64% of the 14-year-olds spoke positively about their education, stating that their school was successful. When this statistic is compared with the 54% of 18-year-olds who echoed the same satisfaction.
The polls further shows that only 52% believe they will be financially better off than their parents, with the rest insisting that they will be worse off or in the same position as their parents.
With the increase in tuition fees, unemployment, homelessness and the proposed cutting of housing benefits for under 25s, it isn’t difficult to see why these crucial members of our society have a bleak outlook on their future.
Michael Mercieca, chief executive of Young Enterprise, referred to the results as ‘worrying’.

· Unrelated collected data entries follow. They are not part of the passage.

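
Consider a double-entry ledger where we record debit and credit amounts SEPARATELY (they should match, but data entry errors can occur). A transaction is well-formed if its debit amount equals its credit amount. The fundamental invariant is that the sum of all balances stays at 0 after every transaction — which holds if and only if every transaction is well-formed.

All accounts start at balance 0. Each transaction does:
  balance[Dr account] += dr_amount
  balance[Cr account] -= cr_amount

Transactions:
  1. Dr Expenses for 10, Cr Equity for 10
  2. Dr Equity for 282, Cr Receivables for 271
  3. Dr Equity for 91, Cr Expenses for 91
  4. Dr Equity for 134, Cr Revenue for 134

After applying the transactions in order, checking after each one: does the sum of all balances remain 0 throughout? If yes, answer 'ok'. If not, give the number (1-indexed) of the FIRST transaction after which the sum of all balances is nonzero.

Answer: 2

Derivation:
After txn 1: dr=10 cr=10 sum_balances=0
After txn 2: dr=282 cr=271 sum_balances=11
After txn 3: dr=91 cr=91 sum_balances=11
After txn 4: dr=134 cr=134 sum_balances=11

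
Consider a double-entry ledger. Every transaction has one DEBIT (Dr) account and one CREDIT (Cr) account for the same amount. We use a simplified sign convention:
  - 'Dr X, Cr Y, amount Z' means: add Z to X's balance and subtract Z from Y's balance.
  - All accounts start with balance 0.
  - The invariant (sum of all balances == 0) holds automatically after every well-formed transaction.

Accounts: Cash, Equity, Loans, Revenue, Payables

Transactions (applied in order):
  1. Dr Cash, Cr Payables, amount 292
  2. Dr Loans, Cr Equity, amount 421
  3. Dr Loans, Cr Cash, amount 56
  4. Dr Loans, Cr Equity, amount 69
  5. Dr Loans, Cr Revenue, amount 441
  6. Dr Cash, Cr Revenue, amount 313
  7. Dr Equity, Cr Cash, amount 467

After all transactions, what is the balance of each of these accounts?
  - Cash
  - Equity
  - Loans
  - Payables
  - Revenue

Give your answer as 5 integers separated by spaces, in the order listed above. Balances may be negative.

Answer: 82 -23 987 -292 -754

Derivation:
After txn 1 (Dr Cash, Cr Payables, amount 292): Cash=292 Payables=-292
After txn 2 (Dr Loans, Cr Equity, amount 421): Cash=292 Equity=-421 Loans=421 Payables=-292
After txn 3 (Dr Loans, Cr Cash, amount 56): Cash=236 Equity=-421 Loans=477 Payables=-292
After txn 4 (Dr Loans, Cr Equity, amount 69): Cash=236 Equity=-490 Loans=546 Payables=-292
After txn 5 (Dr Loans, Cr Revenue, amount 441): Cash=236 Equity=-490 Loans=987 Payables=-292 Revenue=-441
After txn 6 (Dr Cash, Cr Revenue, amount 313): Cash=549 Equity=-490 Loans=987 Payables=-292 Revenue=-754
After txn 7 (Dr Equity, Cr Cash, amount 467): Cash=82 Equity=-23 Loans=987 Payables=-292 Revenue=-754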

He said: “Schools should be giving young people the aptitude that will help them shrug off class barriers and create their own jobs and businesses.”
Recent findings by Scottish Widows think-tank Centre for the Modern Family revealed that a fifth of families are struggling to make ends meet and the problem is particularly acute for younger people, with those aged between 18 and 34 being more than twice as likely as the adult population as a whole to take out a payday loan.